Donamon Castle, or more correctly, Dunamon Castle (Dún Iomáin), is one of the oldest inhabited buildings in Ireland and stands on raised ground overlooking the River Suck in County Roscommon.

==History==
There was a fort here from early times (hence the name Dún Iomáin, fort of Iomán), but the first recorded reference to "Dún Iomghain" is in the Annals of the Four Masters for the year 1154.

It was the seat of the Ó Fionnachta chief of Clann Chonnmhaigh, one of the two main branches of this Connacht family. In 1232, Adam de Staunton fortified the site further as part of the Norman conquest, but that structure was retaken and demolished by the native O'Connors the following year.

A rebuilt castle was occupied in 1294 by de Oddingseles, who died the following year. The de Birminghams then took over but it was again destroyed by the O'Connors.

In 1307 the O'Connors were supplanted by a branch of the Burkes, the head of which was known as MacDavid. The MacDavid Burkes occupied the site for the next 300 years. During the seventeenth century, a junior branch of the Caulfeild family came to own the castle and surrounding territory, and continued to own it throughout the Protestant Ascendancy.

In late 1932, an IRA unit, under the command of Seán McCool and Mick Price, took over Donamon Castle to set up an IRA training camp.

In 1939 the Divine Word Missionaries came to Ireland and purchased the castle from the Irish Land Commission.
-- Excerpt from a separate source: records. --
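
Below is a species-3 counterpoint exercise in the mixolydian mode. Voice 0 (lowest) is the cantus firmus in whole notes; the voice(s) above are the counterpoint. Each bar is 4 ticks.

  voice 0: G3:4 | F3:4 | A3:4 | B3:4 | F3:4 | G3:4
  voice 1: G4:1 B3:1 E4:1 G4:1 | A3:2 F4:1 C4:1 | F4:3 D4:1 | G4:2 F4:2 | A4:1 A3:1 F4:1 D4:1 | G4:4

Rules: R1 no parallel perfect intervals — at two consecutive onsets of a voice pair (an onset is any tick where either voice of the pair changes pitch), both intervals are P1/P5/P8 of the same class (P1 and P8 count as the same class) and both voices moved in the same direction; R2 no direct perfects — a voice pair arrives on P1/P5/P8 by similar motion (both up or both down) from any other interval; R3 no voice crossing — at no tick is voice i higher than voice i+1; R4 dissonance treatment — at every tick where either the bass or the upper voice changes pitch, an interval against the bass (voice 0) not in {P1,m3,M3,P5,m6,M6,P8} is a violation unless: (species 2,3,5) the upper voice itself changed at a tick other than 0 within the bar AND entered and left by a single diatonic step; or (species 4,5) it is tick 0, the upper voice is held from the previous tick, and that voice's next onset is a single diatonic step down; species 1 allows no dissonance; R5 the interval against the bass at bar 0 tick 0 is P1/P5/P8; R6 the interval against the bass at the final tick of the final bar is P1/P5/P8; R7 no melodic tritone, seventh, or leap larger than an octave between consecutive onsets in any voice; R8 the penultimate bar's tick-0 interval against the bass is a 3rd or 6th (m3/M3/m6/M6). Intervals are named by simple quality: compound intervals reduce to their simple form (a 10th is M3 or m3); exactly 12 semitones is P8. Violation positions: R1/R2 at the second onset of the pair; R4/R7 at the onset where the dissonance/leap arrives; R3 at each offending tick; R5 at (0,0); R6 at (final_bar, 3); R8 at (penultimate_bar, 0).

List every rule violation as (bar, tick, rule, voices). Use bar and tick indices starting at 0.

(1, 0, R7, (1,))
(2, 3, R4, (0, 1))
(3, 2, R4, (0, 1))
(4, 0, R7, (0,))
(5, 0, R2, (0, 1))

bar 0: v0=G3 v1=G4 downbeat P8
bar 1: v0=F3 v1=A3 downbeat M3
bar 2: v0=A3 v1=F4 downbeat m6
bar 3: v0=B3 v1=G4 downbeat m6
bar 4: v0=F3 v1=A4 downbeat M3
bar 5: v0=G3 v1=G4 downbeat P8
  -> R7 @ bar 1 tick 0 v(1,): G4->A3 leap 10st
  -> R4 @ bar 2 tick 3 v(0, 1): A3/D4 P4 untreated
  -> R4 @ bar 3 tick 2 v(0, 1): B3/F4 TT untreated
  -> R7 @ bar 4 tick 0 v(0,): B3->F3 leap 6st
  -> R2 @ bar 5 tick 0 v(0, 1): F3/D4 M6 -> G3/G4 P8 similar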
The missionary society constructed several new buildings to create a campus for training people before they went into the field.

The training campus was managed by the Irish Wheelchair Association as a "National Holiday Centre" until its closure in 2019. The centre was reopened in 2022 to house Ukrainian refugees arriving into Ireland by Roscommon County Council with help from Irish Aid and Roscommon Lions Club.